Éditeur — Loefler considère l’éthique hippocratique comme ne tenant aucun compte de la médecine moderne et que l’envie de la simplicité de la médecine hippocratique est Nous soutenons que son article adopte une vision simplifiée de l’application des idéaux d’Hippocrate à la médecine moderne et que ceux-ci sont aussi pertinents aujourd’hui qu’ils l’étaient au IVe siècle bc.Au centre même des idéaux d’Hippocrate se trouvent les principes de “ ne pas nuire ” et “ le respect absolu de la vie. ” Loefler soutient que le mal est une conséquence inévitable de la gamme puissante d’interventions disponibles pour le médecin moderne. Bien que de nombreuses enquêtes et interventions aient des effets indésirables potentiels et des complications, c’est l’équilibre entre les avantages et les inconvénients potentiels de chaque intervention qui est le facteur le plus important. Si les avantages globaux l’emportent sur les complications potentielles, cet idéal hippocratique est toujours respecté.Harm — souvent sous la forme de la mort — peut également être encouru en omettant d’intervenir. Les directives concernant le consentement à l’examen ou au traitement stipulent que pour donner un consentement valide, le patient doit comprendre la nature et l’objectif de la procédure et qu’il est conseillé d’informer le patient des risques du traitement proposé, des alternatives et des risques En impliquant pleinement les patients et leurs proches dans de telles décisions, nous respectons l’individu et défendons un autre principe de la médecine hippocratique.Loefler dit que le principe du respect absolu de la vie n’est plus tenu en ce qui concerne les ordres non réanimer.

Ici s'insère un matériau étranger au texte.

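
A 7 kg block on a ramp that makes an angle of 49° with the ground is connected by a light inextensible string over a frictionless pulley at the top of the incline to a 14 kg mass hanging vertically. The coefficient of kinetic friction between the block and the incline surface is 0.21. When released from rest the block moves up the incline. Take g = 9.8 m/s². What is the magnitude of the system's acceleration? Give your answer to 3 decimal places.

For the block on the incline: the weight component along the slope is m₁g sin 49° = 7 × 9.8 × 0.7547 = 51.772 N and the normal force is N = m₁g cos 49° = 45.006 N.
Kinetic friction opposes the block's motion up the incline: f = μN = 0.21 × 45.006 = 9.451 N acting down the slope.
Newton's second law for the block (up-slope positive): T − 51.772 − 9.451 = 7 a. For the hanging mass (downward positive): 14 × 9.8 − T = 14 a.
Adding the two equations eliminates T: 75.977 = 21 a, so a = 3.6180 m/s².

3.618 m/s²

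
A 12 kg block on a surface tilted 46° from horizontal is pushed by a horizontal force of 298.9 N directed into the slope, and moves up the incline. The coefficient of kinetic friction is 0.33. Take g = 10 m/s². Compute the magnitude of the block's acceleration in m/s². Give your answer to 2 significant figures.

The horizontal push has components F cos 46° = 298.9 × 0.6947 = 207.646 N up the incline and F sin 46° = 298.9 × 0.7193 = 214.999 N pressing into the surface.
The normal force is therefore N = mg cos 46° + F sin 46° = 83.364 + 214.999 = 298.363 N, and kinetic friction down the slope is μN = 0.33 × 298.363 = 98.460 N.
Along the incline: F cos 46° − mg sin 46° − μN = ma, so 207.646 − 86.316 − 98.460 = 12 a, giving a = 1.9058 m/s².

1.9 m/s²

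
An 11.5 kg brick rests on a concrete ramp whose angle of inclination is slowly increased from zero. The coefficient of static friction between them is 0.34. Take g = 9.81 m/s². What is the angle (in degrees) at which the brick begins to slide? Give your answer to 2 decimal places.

18.78°

At the threshold of sliding, static friction is at its maximum μ_s N and exactly balances the weight component along the incline: mg sin θ = μ_s mg cos θ.
Hence tan θ = μ_s = 0.34, so θ = arctan(0.34) = 18.7780°.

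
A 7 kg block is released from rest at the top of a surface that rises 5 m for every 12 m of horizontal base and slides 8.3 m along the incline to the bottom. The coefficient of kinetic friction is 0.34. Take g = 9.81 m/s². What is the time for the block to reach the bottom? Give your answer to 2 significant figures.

The weight component along the incline is mg sin 22.62° = 26.412 N and the normal force is N = mg cos 22.62° = 63.388 N.
Friction up the slope is f = μN = 0.34 × 63.388 = 21.552 N, so the net downslope force is 26.412 − 21.552 = 4.860 N and a = 4.860 / 7 = 0.6943 m/s².
Starting from rest, L = ½at², so t = √(2L/a) = √(2 × 8.3 / 0.6943) = 4.8897 s.

4.9 s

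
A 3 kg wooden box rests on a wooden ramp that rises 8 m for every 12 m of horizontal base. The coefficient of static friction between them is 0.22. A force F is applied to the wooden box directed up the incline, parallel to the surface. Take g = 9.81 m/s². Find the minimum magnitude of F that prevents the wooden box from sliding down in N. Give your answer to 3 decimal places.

The normal force is N = mg cos 33.69° = 24.487 N. With F at its minimum the wooden box is on the verge of sliding down, so static friction is at its maximum μ_s N = 0.22 × 24.487 = 5.387 N and acts up the slope.
Equilibrium along the incline: F + μ_s N = mg sin 33.69°, so F = 16.325 − 5.387 = 10.938 N.

10.938 N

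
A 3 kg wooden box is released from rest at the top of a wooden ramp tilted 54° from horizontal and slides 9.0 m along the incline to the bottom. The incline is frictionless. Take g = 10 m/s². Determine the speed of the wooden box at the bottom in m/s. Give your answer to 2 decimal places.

12.07 m/s

The weight component along the incline is mg sin 54° = 24.271 N and the normal force is N = mg cos 54° = 17.634 N.
With no friction, a = g sin 54° = 8.0902 m/s².
Starting from rest over a distance of 9.0 m, v² = 2aL = 2 × 8.0902 × 9.0 = 145.6236, so v = 12.0675 m/s.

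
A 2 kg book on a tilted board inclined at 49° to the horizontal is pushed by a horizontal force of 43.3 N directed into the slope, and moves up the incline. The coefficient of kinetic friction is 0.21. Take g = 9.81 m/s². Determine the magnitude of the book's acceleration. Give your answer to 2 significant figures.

The horizontal push has components F cos 49° = 43.3 × 0.6561 = 28.409 N up the incline and F sin 49° = 43.3 × 0.7547 = 32.679 N pressing into the surface.
The normal force is therefore N = mg cos 49° + F sin 49° = 12.873 + 32.679 = 45.552 N, and kinetic friction down the slope is μN = 0.21 × 45.552 = 9.566 N.
Along the incline: F cos 49° − mg sin 49° − μN = ma, so 28.409 − 14.807 − 9.566 = 2 a, giving a = 2.0180 m/s².

2.0 m/s²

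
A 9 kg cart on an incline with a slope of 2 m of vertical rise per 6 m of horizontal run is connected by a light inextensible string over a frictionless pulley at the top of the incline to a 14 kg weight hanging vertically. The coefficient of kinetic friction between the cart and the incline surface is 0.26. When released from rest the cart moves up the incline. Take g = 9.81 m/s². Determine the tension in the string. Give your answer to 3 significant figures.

For the cart on the incline: the weight component along the slope is m₁g sin 18.43° = 9 × 9.81 × 0.3162 = 27.917 N and the normal force is N = m₁g cos 18.43° = 83.759 N.
Kinetic friction opposes the cart's motion up the incline: f = μN = 0.26 × 83.759 = 21.777 N acting down the slope.
Newton's second law for the cart (up-slope positive): T − 27.917 − 21.777 = 9 a. For the hanging weight (downward positive): 14 × 9.81 − T = 14 a.
Adding the two equations eliminates T: 87.646 = 23 a, so a = 3.8107 m/s².
Then from the hanging weight's equation, T = 14 × (9.81 − 3.8107) = 83.990 N.

84.0 N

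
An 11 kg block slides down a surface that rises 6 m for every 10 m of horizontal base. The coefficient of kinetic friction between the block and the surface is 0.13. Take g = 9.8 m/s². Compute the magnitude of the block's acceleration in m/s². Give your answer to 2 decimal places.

Resolving the weight along the incline: the component pulling the block down the slope is mg sin 30.96° = 11 × 9.8 × 0.5145 = 55.463 N, and the normal force is N = mg cos 30.96° = 11 × 9.8 × 0.8575 = 92.439 N.
Kinetic friction acts up the slope with magnitude f = μN = 0.13 × 92.439 = 12.017 N.
Net force along the incline is 55.463 − 12.017 = 43.446 N, so a = 43.446 / 11 = 3.9496 m/s².

3.95 m/s²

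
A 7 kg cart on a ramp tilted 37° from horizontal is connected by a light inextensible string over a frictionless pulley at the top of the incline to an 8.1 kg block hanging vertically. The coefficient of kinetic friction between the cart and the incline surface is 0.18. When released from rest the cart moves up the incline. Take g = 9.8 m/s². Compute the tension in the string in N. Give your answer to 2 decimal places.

64.23 N

For the cart on the incline: the weight component along the slope is m₁g sin 37° = 7 × 9.8 × 0.6018 = 41.283 N and the normal force is N = m₁g cos 37° = 54.786 N.
Kinetic friction opposes the cart's motion up the incline: f = μN = 0.18 × 54.786 = 9.861 N acting down the slope.
Newton's second law for the cart (up-slope positive): T − 41.283 − 9.861 = 7 a. For the hanging block (downward positive): 8.1 × 9.8 − T = 8.1 a.
Adding the two equations eliminates T: 28.236 = 15.1 a, so a = 1.8699 m/s².
Then from the hanging block's equation, T = 8.1 × (9.8 − 1.8699) = 64.234 N.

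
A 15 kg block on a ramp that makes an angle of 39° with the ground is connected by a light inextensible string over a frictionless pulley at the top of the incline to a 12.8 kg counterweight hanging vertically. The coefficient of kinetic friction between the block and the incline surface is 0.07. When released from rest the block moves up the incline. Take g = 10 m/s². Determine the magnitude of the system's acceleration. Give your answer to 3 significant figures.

For the block on the incline: the weight component along the slope is m₁g sin 39° = 15 × 10 × 0.6293 = 94.395 N and the normal force is N = m₁g cos 39° = 116.572 N.
Kinetic friction opposes the block's motion up the incline: f = μN = 0.07 × 116.572 = 8.160 N acting down the slope.
Newton's second law for the block (up-slope positive): T − 94.395 − 8.160 = 15 a. For the hanging counterweight (downward positive): 12.8 × 10 − T = 12.8 a.
Adding the two equations eliminates T: 25.445 = 27.8 a, so a = 0.9153 m/s².

0.915 m/s²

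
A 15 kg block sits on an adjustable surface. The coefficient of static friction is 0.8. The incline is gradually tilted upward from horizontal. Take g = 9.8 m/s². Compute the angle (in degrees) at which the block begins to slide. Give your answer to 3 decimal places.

38.660°

At the threshold of sliding, static friction is at its maximum μ_s N and exactly balances the weight component along the incline: mg sin θ = μ_s mg cos θ.
Hence tan θ = μ_s = 0.8, so θ = arctan(0.8) = 38.6598°.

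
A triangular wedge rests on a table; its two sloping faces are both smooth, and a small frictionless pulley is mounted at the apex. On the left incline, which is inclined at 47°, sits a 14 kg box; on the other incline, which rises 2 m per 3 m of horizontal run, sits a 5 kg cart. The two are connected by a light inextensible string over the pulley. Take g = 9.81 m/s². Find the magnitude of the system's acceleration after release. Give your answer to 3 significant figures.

3.85 m/s²

Resolve each weight along its own incline: the 14 kg mass has component 14 × 9.81 × sin 47° = 100.444 N down its slope, and the 5 kg mass has 5 × 9.81 × sin 33.69° = 27.208 N down its slope.
The 14 kg side's 100.444 N exceeds the other side's 27.208 N, so that mass slides down and the 5 kg mass slides up. Taking that direction as positive, Newton's second law for the whole system gives 100.444 − 27.208 = (14 + 5) a, so a = 73.236 / 19 = 3.8545 m/s².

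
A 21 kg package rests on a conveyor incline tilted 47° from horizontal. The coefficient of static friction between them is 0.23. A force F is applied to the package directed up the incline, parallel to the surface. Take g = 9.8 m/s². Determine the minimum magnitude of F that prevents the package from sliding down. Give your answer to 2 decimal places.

118.23 N

The normal force is N = mg cos 47° = 140.355 N. With F at its minimum the package is on the verge of sliding down, so static friction is at its maximum μ_s N = 0.23 × 140.355 = 32.282 N and acts up the slope.
Equilibrium along the incline: F + μ_s N = mg sin 47°, so F = 150.513 − 32.282 = 118.231 N.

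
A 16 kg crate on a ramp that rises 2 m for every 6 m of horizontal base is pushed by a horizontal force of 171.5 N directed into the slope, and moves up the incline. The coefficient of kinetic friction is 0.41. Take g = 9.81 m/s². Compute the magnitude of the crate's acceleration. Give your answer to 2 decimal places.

The horizontal push has components F cos 18.43° = 171.5 × 0.9487 = 162.702 N up the incline and F sin 18.43° = 171.5 × 0.3162 = 54.228 N pressing into the surface.
The normal force is therefore N = mg cos 18.43° + F sin 18.43° = 148.908 + 54.228 = 203.136 N, and kinetic friction down the slope is μN = 0.41 × 203.136 = 83.286 N.
Along the incline: F cos 18.43° − mg sin 18.43° − μN = ma, so 162.702 − 49.631 − 83.286 = 16 a, giving a = 1.8616 m/s².

1.86 m/s²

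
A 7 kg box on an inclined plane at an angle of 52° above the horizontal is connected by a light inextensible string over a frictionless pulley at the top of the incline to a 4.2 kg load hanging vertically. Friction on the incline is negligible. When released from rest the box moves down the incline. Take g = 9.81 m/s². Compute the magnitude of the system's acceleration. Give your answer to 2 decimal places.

For the box on the incline: the weight component along the slope is m₁g sin 52° = 7 × 9.81 × 0.7880 = 54.112 N and the normal force is N = m₁g cos 52° = 42.277 N.
Newton's second law for the box (down-slope positive): 54.112 − T = 7 a. For the hanging load (upward positive): T − 4.2 × 9.81 = 4.2 a.
Adding the two equations eliminates T: 12.910 = 11.2 a, so a = 1.1527 m/s².

1.15 m/s²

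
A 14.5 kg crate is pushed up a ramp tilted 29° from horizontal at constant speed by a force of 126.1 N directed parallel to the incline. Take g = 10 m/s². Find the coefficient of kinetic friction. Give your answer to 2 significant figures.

At constant speed ΣF = 0 along the incline. The applied 126.1 N acts up the slope; the weight component mg sin 29° = 70.297 N and kinetic friction μN both act down the slope.
So 126.1 = 70.297 + μ × 126.820, giving μ = (126.1 − 70.297) / 126.820 = 0.4400.

0.44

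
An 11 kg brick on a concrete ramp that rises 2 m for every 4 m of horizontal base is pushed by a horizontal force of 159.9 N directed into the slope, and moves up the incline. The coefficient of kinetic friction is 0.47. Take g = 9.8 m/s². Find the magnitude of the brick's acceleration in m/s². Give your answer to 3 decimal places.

The horizontal push has components F cos 26.57° = 159.9 × 0.8944 = 143.015 N up the incline and F sin 26.57° = 159.9 × 0.4472 = 71.507 N pressing into the surface.
The normal force is therefore N = mg cos 26.57° + F sin 26.57° = 96.416 + 71.507 = 167.923 N, and kinetic friction down the slope is μN = 0.47 × 167.923 = 78.924 N.
Along the incline: F cos 26.57° − mg sin 26.57° − μN = ma, so 143.015 − 48.208 − 78.924 = 11 a, giving a = 1.4439 m/s².

1.444 m/s²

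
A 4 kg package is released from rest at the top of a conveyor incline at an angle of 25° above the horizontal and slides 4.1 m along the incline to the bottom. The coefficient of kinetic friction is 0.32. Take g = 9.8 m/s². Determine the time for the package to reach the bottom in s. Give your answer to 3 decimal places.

The weight component along the incline is mg sin 25° = 16.567 N and the normal force is N = mg cos 25° = 35.527 N.
Friction up the slope is f = μN = 0.32 × 35.527 = 11.369 N, so the net downslope force is 16.567 − 11.369 = 5.198 N and a = 5.198 / 4 = 1.2995 m/s².
Starting from rest, L = ½at², so t = √(2L/a) = √(2 × 4.1 / 1.2995) = 2.5120 s.

2.512 s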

Ce faisant, il aborde le mauvais idéal hippocratique, car, au moment de peser les souhaits, le pronostic, les problèmes médicaux concomitants et le succès probable d’une tentative de réanimation, le principe de ne pas nuire prend souvent le pas sur le respect absolu de la vie. Loefler trouve que la piété et la sérénité manquent à la médecine moderne et pourtant, en ordonnant de ne pas ressusciter, le but est souvent de faciliter un passage pieux et serein tout en préservant la dignité du patient.Au moment où le progrès technologique a inévitablement amplifié le risque potentiel et a augmenté la longévité parfois au détriment de la qualité de vie, nous croyons que les idéaux d’Hippocrate sont plus importants que jamais et restent les pierres angulaires de l’éthique dans la médecine moderne moteur.